Monday, October 29, 2012

Anna Loeb , School of Medicine, University of California, San Francisco, San Francisco, CA
Julie Deardorff, PhD , Community Health and Human Development Division, School of Public Health, University of California, Berkeley, Berkeley, CA
T. Kiku Annon , Cal_School Climate, Health & Learning Survey, WestEd, Los Alamitos, CA
Maureen Lahiff, PhD , School of Public Health, University of California, Berkeley, Berkeley, CA
To develop effective prevention programs, protective factors associated with dating violence must be determined. Purpose: To assess whether high expectation messages (from school, home and community), and peer norms, were associated with physical dating violence victimization among a representative sample of California middle and high school students. Secondarily, to assess whether these associations were mediated by self-efficacy. Significance: About 25% of adolescents report experiencing verbal, physical, emotional, or sexual abuse from a dating partner each year. Methodology: Data from 7th, 9th and 11th grade respondents of the 2008-2010 California Healthy Kids Survey (CHKS) were analyzed (N=85,198). CHKS is an anonymous, school-based cross-sectional survey. Logistic regression was used to calculate adjusted odds ratios (ORs) and 95% confidence intervals (CIs) for expectations in each domain (school, community, and home), peer norms, and their cumulative effects on physical dating violence victimization. We tested the mediation effect of self-efficacy. Findings/Results: Ten percent of students reported experiencing physical dating violence victimization in the past year. Students who reported very low overall expectations had significantly higher odds of experiencing dating violence (OR=4.19, CI=3.58-4.90) compared to those who reported high expectations. This association held across all expectation domains and peer norms when tested in separate models, and also when tested together in a single model. Self-efficacy partially mediated the associations between high expectations and dating violence. Conclusions/Recommendations: Findings highlight the importance of high expectation messages across many aspects of adolescents' lives. Fostering adult mentors who communicate high expectations to youth may help to reduce dating violence.

Learning Areas:
Planning of health education strategies, interventions, and programs
Social and behavioral sciences

Learning Objectives:
1.Assess the associations between high expectations, peer norms, and teen dating violence. 2.Analyze the role of self-efficacy to explain the associations between expectations, peer norms, and dating violence. 3.Discuss possible dating violence prevention strategies.
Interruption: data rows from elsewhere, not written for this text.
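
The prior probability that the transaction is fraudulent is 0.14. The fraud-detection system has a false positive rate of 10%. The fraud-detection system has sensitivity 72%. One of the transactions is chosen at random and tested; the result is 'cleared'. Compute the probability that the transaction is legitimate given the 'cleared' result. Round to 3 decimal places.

Let H be the event that the transaction is fraudulent. P(H) = 0.14, so P(¬H) = 0.86. With E the 'cleared' result, P(E|H) = 0.28 and P(E|¬H) = 0.9.
P(E) = 0.28·0.14 + 0.9·0.86 = 0.039200 + 0.77400 = 0.81320.
By Bayes' theorem, P(H|E) = 0.039200 / 0.81320 = 0.048. Hence P(¬H|E) = 1 − 0.048 = 0.952.

P(¬H | E) ≈ 0.952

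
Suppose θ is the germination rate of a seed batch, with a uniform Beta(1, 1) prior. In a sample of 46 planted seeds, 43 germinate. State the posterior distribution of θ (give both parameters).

Posterior: Beta(44, 4)

Observing 43 successes and 3 failures updates Beta(1, 1) by adding the success and failure counts to the two shape parameters: α = 1+43 = 44, β = 1+3 = 4.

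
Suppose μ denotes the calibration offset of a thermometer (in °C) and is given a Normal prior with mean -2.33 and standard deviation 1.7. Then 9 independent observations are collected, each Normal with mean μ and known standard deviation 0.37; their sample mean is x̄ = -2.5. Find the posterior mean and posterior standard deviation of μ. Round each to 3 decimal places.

Prior precision 1/τ₀² = 1/1.7² = 0.346021; data precision n/σ² = 9/0.37² = 65.7414.
Posterior precision = 0.346021 + 65.7414 = 66.0874, giving posterior SD = 1/√66.0874 = 0.123.
Posterior mean = (0.346021·-2.33 + 65.7414·-2.5) / 66.0874 = -2.499.

Posterior mean ≈ -2.499; posterior SD ≈ 0.123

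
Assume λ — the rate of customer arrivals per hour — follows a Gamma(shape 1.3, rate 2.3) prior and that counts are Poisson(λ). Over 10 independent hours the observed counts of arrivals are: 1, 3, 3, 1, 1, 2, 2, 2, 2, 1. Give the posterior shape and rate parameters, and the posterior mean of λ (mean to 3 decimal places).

Posterior: Gamma(shape=19.3, rate=12.3); mean ≈ 1.569

Total count ∑xᵢ = 18 over n = 10 hours.
Gamma is conjugate to the Poisson likelihood: posterior is Gamma(shape = 1.3+18 = 19.3, rate = 2.3+10 = 12.3).
E[λ | data] = 19.3/12.3 = 1.569.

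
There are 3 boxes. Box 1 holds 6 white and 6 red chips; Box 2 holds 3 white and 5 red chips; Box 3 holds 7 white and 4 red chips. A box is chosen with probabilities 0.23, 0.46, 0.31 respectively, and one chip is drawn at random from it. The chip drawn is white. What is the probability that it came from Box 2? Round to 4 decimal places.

P(white|Box 1) = 0.5; P(white|Box 2) = 0.375; P(white|Box 3) = 0.6364.
Prior × likelihood for each source: 0.23·0.5=0.1150, 0.46·0.375=0.1725, 0.31·0.6364=0.1973. Summing gives P(white) = 0.48477.
P(Box 2 | white) = 0.1725 / 0.48477 = 0.3558.

Posterior probability ≈ 0.3558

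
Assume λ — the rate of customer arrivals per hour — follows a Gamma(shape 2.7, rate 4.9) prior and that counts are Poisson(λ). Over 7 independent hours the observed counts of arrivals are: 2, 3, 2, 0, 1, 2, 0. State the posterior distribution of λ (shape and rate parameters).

Posterior: Gamma(shape=12.7, rate=11.9)

The Poisson likelihood adds the total count to the shape and the number of exposure periods to the rate. Here ∑xᵢ = 10 and n = 7, so shape 2.7→12.7 and rate 4.9→11.9.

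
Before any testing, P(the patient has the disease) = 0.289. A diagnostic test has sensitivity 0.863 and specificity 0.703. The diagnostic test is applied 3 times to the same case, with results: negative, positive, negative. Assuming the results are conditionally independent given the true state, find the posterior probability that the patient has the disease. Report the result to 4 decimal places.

Posterior P(H) ≈ 0.0429

Let H be the event that the patient has the disease; start with P(H) = 0.289. P('positive'|H) = 0.863, P('positive'|¬H) = 0.297.
Update on result 1 ('negative'): P(H) ← 0.137·0.2890 / (0.137·0.2890 + 0.703·0.7110) = 0.039593/0.53943 = 0.0734.
Update on result 2 ('positive'): P(H) ← 0.863·0.0734 / (0.863·0.0734 + 0.297·0.9266) = 0.063343/0.33854 = 0.1871.
Update on result 3 ('negative'): P(H) ← 0.137·0.1871 / (0.137·0.1871 + 0.703·0.8129) = 0.025633/0.59710 = 0.0429.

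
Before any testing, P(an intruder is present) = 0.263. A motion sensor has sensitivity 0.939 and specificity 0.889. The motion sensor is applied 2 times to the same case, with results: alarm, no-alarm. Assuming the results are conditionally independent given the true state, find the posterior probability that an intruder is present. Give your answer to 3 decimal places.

With H the event that an intruder is present, the joint likelihood of the observed sequence is P(data|H) = 0.939·0.061 = 0.057279 and P(data|¬H) = 0.111·0.889 = 0.098679.
Bayes: P(H|data) = 0.263·0.057279 / (0.263·0.057279 + 0.737·0.098679) = 0.015064/0.087791 = 0.1716.

Posterior P(H) ≈ 0.172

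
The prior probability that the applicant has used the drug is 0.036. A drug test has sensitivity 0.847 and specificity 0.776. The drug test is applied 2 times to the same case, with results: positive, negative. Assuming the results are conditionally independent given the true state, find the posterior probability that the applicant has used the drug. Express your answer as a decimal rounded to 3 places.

Posterior P(H) ≈ 0.027

Let H be the event that the applicant has used the drug; start with P(H) = 0.036. P('positive'|H) = 0.847, P('positive'|¬H) = 0.224.
Update on result 1 ('positive'): P(H) ← 0.847·0.0360 / (0.847·0.0360 + 0.224·0.9640) = 0.030492/0.24643 = 0.1237.
Update on result 2 ('negative'): P(H) ← 0.153·0.1237 / (0.153·0.1237 + 0.776·0.8763) = 0.018932/0.69891 = 0.0271.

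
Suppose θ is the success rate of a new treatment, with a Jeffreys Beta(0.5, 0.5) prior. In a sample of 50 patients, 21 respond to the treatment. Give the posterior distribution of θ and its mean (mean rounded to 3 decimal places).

Observing 21 successes and 29 failures updates Beta(0.5, 0.5) by adding the success and failure counts to the two shape parameters: α = 0.5+21 = 21.5, β = 0.5+29 = 29.5.
E[θ | data] = 21.5/(21.5+29.5) = 0.422.

Posterior: Beta(21.5, 29.5); mean ≈ 0.422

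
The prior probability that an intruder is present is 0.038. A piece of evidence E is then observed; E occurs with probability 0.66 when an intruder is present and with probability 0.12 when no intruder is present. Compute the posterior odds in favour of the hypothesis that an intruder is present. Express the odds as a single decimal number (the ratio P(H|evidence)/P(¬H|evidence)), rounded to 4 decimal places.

Posterior odds ≈ 0.2173

Prior odds = 0.038/(1−0.038) = 0.039501. In log-odds, ln(0.039501) = -3.2314.
Add log likelihood ratio: ln(5.5000) = 1.7047.
Posterior log-odds = -1.5267, so posterior odds = exp(-1.5267) = 0.21726.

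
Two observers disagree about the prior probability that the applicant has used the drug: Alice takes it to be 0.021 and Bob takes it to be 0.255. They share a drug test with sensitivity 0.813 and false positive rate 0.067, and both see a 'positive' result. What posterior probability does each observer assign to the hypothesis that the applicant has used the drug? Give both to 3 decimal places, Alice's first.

Alice: 0.207; Bob: 0.806

The likelihood ratio for a 'positive' result is 0.813/0.067 = 12.134.
Alice: prior odds 0.021/0.979 = 0.021450; posterior odds 0.26029; posterior probability 0.207.
Bob: prior odds 0.255/0.745 = 0.34228; posterior odds 4.1534; posterior probability 0.806.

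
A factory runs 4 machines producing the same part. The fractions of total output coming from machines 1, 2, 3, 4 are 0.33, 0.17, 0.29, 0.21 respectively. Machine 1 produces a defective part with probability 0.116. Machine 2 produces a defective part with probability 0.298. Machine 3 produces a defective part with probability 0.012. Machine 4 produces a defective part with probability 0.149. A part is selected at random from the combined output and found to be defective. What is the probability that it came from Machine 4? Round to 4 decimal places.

Tabulate prior·likelihood by source: [1] prior 0.33, lik 0.116, product 0.03828; [2] prior 0.17, lik 0.298, product 0.05066; [3] prior 0.29, lik 0.012, product 0.003480; [4] prior 0.21, lik 0.149, product 0.03129.
Normalizing constant = 0.12371; the posterior for Machine 4 is its product over the sum, 0.03129/0.12371 = 0.2529.

Posterior probability ≈ 0.2529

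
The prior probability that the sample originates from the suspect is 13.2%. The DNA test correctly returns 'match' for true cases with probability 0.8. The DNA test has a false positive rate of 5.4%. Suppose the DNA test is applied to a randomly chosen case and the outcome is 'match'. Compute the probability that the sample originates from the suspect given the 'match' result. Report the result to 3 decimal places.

Write H for 'the sample originates from the suspect'. Prior odds H:¬H = 0.132/0.868 = 0.15207. For the 'match' outcome, the likelihood ratio is 0.8/0.054 = 14.815.
Posterior odds = 0.15207 × 14.815 = 2.2529, so P(H|E) = 2.2529/(1+2.2529) = 0.693.

P(H | E) ≈ 0.693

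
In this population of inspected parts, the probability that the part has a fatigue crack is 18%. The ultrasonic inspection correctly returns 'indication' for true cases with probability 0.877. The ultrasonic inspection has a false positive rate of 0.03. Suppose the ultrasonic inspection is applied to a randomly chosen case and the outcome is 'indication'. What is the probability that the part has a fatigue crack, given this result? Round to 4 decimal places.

P(H | E) ≈ 0.8652

Write H for 'the part has a fatigue crack'. Prior odds H:¬H = 0.18/0.82 = 0.21951. For the 'indication' outcome, the likelihood ratio is 0.877/0.03 = 29.233.
Posterior odds = 0.21951 × 29.233 = 6.4171, so P(H|E) = 6.4171/(1+6.4171) = 0.8652.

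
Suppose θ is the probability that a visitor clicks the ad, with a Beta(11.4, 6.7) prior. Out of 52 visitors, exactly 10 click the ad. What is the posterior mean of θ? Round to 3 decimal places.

Observing 10 successes and 42 failures updates Beta(11.4, 6.7) by adding the success and failure counts to the two shape parameters: α = 11.4+10 = 21.4, β = 6.7+42 = 48.7.
E[θ | data] = 21.4/(21.4+48.7) = 0.305.

Posterior mean ≈ 0.305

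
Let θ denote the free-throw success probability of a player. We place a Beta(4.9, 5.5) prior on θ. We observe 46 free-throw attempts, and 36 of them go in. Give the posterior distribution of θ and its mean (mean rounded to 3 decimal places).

Posterior: Beta(40.9, 15.5); mean ≈ 0.725

The binomial likelihood is conjugate to the Beta prior: with 36 successes and 10 failures, the posterior is Beta(4.9+36, 5.5+10) = Beta(40.9, 15.5).
Posterior mean = α/(α+β) = 40.9/56.4 = 0.725.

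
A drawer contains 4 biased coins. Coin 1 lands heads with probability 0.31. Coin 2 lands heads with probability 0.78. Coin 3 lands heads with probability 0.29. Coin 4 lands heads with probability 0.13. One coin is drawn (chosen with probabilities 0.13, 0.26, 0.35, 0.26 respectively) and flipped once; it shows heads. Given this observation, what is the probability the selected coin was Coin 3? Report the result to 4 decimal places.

Tabulate prior·likelihood by source: [1] prior 0.13, lik 0.31, product 0.04030; [2] prior 0.26, lik 0.78, product 0.2028; [3] prior 0.35, lik 0.29, product 0.1015; [4] prior 0.26, lik 0.13, product 0.03380.
Normalizing constant = 0.37840; the posterior for Coin 3 is its product over the sum, 0.1015/0.37840 = 0.2682.

Posterior probability ≈ 0.2682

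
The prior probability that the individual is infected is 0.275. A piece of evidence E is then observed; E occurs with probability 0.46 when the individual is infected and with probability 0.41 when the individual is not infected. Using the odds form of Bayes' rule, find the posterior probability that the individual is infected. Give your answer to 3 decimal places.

Posterior probability ≈ 0.299

Prior odds = 0.275/(1−0.275) = 0.37931.
Likelihood ratio for E = 0.46/0.41 = 1.1220.
Posterior odds = prior odds × LR = 0.42557.
Posterior probability = odds/(1+odds) = 0.42557/1.4256 = 0.299.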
Keywords: Adolescents, Violence Prevention

Presenting author's disclosure statement:

Qualified on the content I am responsible for because: I am a 4th year medical student and currently completing a Master of Public Health in Maternal & Child Health. I have completed this secondary dataset analysis as my culminating project under the guidance of Professors Julie Deardorff and Maureen Lahiff.
Any relevant financial relationships? No

I agree to comply with the American Public Health Association Conflict of Interest and Commercial Support Guidelines, and to disclose to the participants any off-label or experimental uses of a commercial product or service discussed in my presentation.